The abelian group $A = \{x\}$ of the domain of complex-valued functions $f(x)$ we are thinking about is always understood in the context of the problem, and then the Fourier transform $\mathcal F\colon f(x)\mapsto \hat f(\xi)$ yields a complex-valued function $\hat f(\xi)$ on the "dual" group $\hat A = \{\xi\}$.

Also it's very common that the abelian groups $A$ and $\hat A$ have topological structure (because we want to talk about convergence), or in other words a notion of "open sets," and usually a rather descript one at that (locally compact is often assumed, as well as Hausdorff), or even smooth structure if we want to study the relationship between the operator $\mathcal F$ and differential operators, or use said relationship as (a collection of) tools for something else we're working on.

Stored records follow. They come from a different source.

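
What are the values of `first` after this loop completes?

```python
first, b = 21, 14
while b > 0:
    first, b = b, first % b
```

GCD of 21 and 14
`first` takes the values: 21 → 14 → 7

Answer: 7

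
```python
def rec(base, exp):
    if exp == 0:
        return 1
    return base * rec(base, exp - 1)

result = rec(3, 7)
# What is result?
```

rec(3, 7) = 3 * 3 * 3 * 3 * 3 * 3 * 3 = 2187

Answer: 2187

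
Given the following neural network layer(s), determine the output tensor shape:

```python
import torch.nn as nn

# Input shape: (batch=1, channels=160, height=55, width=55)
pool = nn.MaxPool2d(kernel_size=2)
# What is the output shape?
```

Input: (1, 160, 55, 55) -> Output: (1, 160, 27, 27)

Answer: (1, 160, 27, 27)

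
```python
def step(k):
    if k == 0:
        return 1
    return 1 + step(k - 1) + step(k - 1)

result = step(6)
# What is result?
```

step(k) = 1 + 2·step(k-1), step(0)=1. Closed form: (1+1)·2^6 - 1 = 127.

Answer: 127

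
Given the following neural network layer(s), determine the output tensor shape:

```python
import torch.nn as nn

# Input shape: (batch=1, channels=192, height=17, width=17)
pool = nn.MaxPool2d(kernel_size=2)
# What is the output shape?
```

Input: (1, 192, 17, 17) -> Output: (1, 192, 8, 8)

Answer: (1, 192, 8, 8)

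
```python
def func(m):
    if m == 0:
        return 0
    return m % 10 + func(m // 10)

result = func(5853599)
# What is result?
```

Sum of digits of 5853599: 9 + 9 + 5 + 3 + 5 + 8 + 5 = 44

Answer: 44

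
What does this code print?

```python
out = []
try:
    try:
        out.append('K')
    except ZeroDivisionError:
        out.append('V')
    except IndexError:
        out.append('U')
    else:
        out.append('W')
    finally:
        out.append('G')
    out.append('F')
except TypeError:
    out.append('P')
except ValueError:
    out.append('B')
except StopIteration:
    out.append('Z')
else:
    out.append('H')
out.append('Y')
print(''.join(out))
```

Execution trace: 'K' (inner try body, no exception) → 'W' (inner else) → 'G' (inner finally) → 'F' (try body, no exception) → 'H' (else) → 'Y' (after the try/except). Output: KWGFHY

Answer: KWGFHY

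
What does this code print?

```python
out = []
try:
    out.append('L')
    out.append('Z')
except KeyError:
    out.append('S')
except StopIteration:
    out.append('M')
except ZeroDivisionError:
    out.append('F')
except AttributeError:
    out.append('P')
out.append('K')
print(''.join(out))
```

Execution trace: 'L' (try body) → 'Z' (try body, no exception) → 'K' (after the try/except). Output: LZK

Answer: LZK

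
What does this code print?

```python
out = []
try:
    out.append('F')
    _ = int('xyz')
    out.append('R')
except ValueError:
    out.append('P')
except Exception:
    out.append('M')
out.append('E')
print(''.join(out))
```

Execution trace: 'F' (try body) → 'P' (except ValueError) → 'E' (after the try/except). Output: FPE

Answer: FPE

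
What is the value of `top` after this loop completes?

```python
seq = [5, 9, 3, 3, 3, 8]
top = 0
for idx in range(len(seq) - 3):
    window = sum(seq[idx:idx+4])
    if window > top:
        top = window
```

Max sum of 4-element window in [5, 9, 3, 3, 3, 8]
`top` takes the values: 0 → 20

Answer: 20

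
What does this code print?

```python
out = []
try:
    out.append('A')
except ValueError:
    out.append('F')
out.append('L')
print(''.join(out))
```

Execution trace: 'A' (try body, no exception) → 'L' (after the try/except). Output: AL

Answer: AL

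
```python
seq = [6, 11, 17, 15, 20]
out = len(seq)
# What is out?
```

Trace:
`seq = [6, 11, 17, 15, 20]` → seq = [6, 11, 17, 15, 20]
`out = len(seq)` → out = 5
So out = 5

Answer: 5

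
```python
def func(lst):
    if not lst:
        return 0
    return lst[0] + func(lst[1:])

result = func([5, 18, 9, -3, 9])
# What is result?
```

5 + 18 + 9 + (-3) + 9 + 0 = 38

Answer: 38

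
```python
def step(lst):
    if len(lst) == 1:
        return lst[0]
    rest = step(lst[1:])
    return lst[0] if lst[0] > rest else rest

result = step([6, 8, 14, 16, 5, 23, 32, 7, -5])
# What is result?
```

Recursive max over [6, 8, 14, 16, 5, 23, 32, 7, -5] = 32

Answer: 32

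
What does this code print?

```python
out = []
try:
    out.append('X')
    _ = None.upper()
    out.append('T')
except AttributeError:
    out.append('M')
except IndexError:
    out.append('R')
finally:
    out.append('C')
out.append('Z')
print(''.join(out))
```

Execution trace: 'X' (try body) → 'M' (except AttributeError) → 'C' (finally) → 'Z' (after the try/except). Output: XMCZ

Answer: XMCZ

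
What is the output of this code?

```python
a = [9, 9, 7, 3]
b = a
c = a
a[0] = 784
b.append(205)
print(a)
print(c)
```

Key concept: multiple aliases.
Step by step:
`a = [9, 9, 7, 3]` → a = [9, 9, 7, 3]
`b = a` → b = [9, 9, 7, 3] (same object as a)
`c = a` → c = [9, 9, 7, 3] (same object as a, b)
`a[0] = 784` → a = [784, 9, 7, 3] (same object as b, c); b = [784, 9, 7, 3] (same object as a, c); c = [784, 9, 7, 3] (same object as a, b)
`b.append(205)` → a = [784, 9, 7, 3, 205] (same object as b, c); b = [784, 9, 7, 3, 205] (same object as a, c); c = [784, 9, 7, 3, 205] (same object as a, b)
`print(a)` → prints [784, 9, 7, 3, 205]
`print(c)` → prints [784, 9, 7, 3, 205]

Answer:
[784, 9, 7, 3, 205]
[784, 9, 7, 3, 205]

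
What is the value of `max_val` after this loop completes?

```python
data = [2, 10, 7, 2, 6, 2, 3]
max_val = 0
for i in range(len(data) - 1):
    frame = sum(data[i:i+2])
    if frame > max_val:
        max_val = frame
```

Max sum of 2-element window in [2, 10, 7, 2, 6, 2, 3]
`max_val` takes the values: 0 → 12 → 17

Answer: 17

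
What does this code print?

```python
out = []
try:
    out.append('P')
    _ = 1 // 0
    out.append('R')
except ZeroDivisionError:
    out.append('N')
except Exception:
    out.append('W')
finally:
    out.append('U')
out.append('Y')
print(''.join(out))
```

Execution trace: 'P' (try body) → 'N' (except ZeroDivisionError) → 'U' (finally) → 'Y' (after the try/except). Output: PNUY

Answer: PNUY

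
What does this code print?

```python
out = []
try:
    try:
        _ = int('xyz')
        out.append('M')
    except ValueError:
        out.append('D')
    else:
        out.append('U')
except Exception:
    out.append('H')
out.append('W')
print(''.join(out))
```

Execution trace: 'D' (inner except ValueError) → 'W' (after the try/except). Output: DW

Answer: DW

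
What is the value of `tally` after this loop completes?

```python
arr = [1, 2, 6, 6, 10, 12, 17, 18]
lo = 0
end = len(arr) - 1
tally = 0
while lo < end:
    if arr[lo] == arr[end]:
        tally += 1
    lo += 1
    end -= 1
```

Count matching pairs from ends
`tally` takes the values: 0

Answer: 0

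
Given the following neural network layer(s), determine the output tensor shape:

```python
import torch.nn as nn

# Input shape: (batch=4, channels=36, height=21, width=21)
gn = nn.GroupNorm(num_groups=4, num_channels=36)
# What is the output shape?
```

Input: (4, 36, 21, 21) -> Output: (4, 36, 21, 21)

Answer: (4, 36, 21, 21)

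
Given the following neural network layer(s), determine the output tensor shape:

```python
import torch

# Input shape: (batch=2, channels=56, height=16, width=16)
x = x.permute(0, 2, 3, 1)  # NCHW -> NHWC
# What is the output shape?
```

Input: (2, 56, 16, 16) -> Output: (2, 16, 16, 56)

Answer: (2, 16, 16, 56)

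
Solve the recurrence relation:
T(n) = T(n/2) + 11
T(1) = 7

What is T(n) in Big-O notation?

Each step divides n by 2 and adds 11. After log_2(n) steps we reach T(1)=7. So T(n) = 11·log_2(n) + 7 = O(log n).

Answer: O(log n)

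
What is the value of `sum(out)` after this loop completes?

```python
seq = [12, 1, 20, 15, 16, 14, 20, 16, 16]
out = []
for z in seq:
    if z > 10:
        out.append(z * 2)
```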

When passing from a rapidly decaying function $f(x)$ on $\mathbb R$ to its periodization, $f_{per}(x) = \sum_{n=-\infty}^\infty f(x-n)$ (say as a tool to prove the Poisson summation formula, for example), we consider $f_{per}(x)$ as a function on the circle ($S^1$). Then we need to keep in mind that although

• $\hat{\mathbb R} = \mathbb R$, hence $\hat f(\xi)$ is a function of $\xi\in\mathbb R$
• $\hat{S^1} = \mathbb Z$, so $\hat{f_{per}}(\xi)$ is a function of $\xi\in \mathbb Z$. So we usually use the psychologically convenient variable $n$ instead of $\xi$ and write $\hat{f_{per}}(n)$.